Justice Scalia has noted that if we believe in a "living constitution," then politics and political ideology become important to picking a Supreme Court Justice. After all, if it is living, the idea is that we want the Court to reinterpret the words from time to time to keep up with the prevailing ideas of good and bad government.

What do you think?
 
I don't think politics and political ideology are what is important. Justice is blind for a reson. The justice system and the people in its highest positions are there not to promote any agenda of the current political climate but to interpret the consitution as it was intended and can resonably be implemented in our contemporary society.
 
Meg: Unfortunately, there are real judges and justices, as well as real law school professors, who believe the best approach to interpreting the Constitution is as a "living constitution." By this, they mean to say that it doesn't really matter what the Court has said in the past were meant by the written words, the meaning can and should be changed as the "values of society" change over time.
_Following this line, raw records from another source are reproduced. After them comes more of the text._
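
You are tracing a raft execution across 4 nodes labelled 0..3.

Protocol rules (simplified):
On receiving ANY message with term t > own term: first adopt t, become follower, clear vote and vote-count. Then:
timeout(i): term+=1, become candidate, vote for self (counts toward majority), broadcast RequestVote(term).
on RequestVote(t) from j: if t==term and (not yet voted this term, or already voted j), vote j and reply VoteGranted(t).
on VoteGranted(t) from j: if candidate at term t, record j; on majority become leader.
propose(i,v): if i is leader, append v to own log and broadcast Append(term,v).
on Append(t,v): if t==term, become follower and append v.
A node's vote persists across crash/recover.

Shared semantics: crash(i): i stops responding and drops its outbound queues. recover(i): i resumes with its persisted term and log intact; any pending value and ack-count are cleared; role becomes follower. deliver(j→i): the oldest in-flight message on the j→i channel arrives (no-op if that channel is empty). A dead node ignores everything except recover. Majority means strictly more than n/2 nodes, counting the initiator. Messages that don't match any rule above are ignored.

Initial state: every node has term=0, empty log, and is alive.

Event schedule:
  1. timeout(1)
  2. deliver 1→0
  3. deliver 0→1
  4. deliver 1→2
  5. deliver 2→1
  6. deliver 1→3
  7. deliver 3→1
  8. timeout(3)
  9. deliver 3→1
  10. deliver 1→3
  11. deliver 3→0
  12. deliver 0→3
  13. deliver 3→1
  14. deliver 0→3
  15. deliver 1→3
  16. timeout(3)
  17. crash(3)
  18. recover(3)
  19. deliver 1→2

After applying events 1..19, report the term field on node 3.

[1] timeout(1) → N1(cand t1 [-])
[2] deliver 1→0 → N0(foll t1 [-])
[3] deliver 0→1 → ∅
[4] deliver 1→2 → N2(foll t1 [-])
[5] deliver 2→1 → N1(lead t1 [-])
[6] deliver 1→3 → N3(foll t1 [-])
[7] deliver 3→1 → ∅
[8] timeout(3) → N3(cand t2 [-])
[9] deliver 3→1 → N1(foll t2 [-])
[10] deliver 1→3 → ∅
[11] deliver 3→0 → N0(foll t2 [-])
[12] deliver 0→3 → N3(lead t2 [-])
[13] deliver 3→1 → ∅
[14] deliver 0→3 → ∅
[15] deliver 1→3 → ∅
[16] timeout(3) → N3(cand t3 [-])
[17] crash(3) → N3(✗cand t3 [-])
[18] recover(3) → N3(foll t3 [-])
[19] deliver 1→2 → ∅

3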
I think Justice Scalia is on to something. Before there were law profs and Justices who promoted the "living constitution" view, little attention was paid to the Senate confirmation hearings. Now that many do subscribe to the theory of the living constitution, it becomes important to know a potential justices politics. After all, how would we figure out the ways in which the "values of society" have been changed without appealing to public statements on political issues?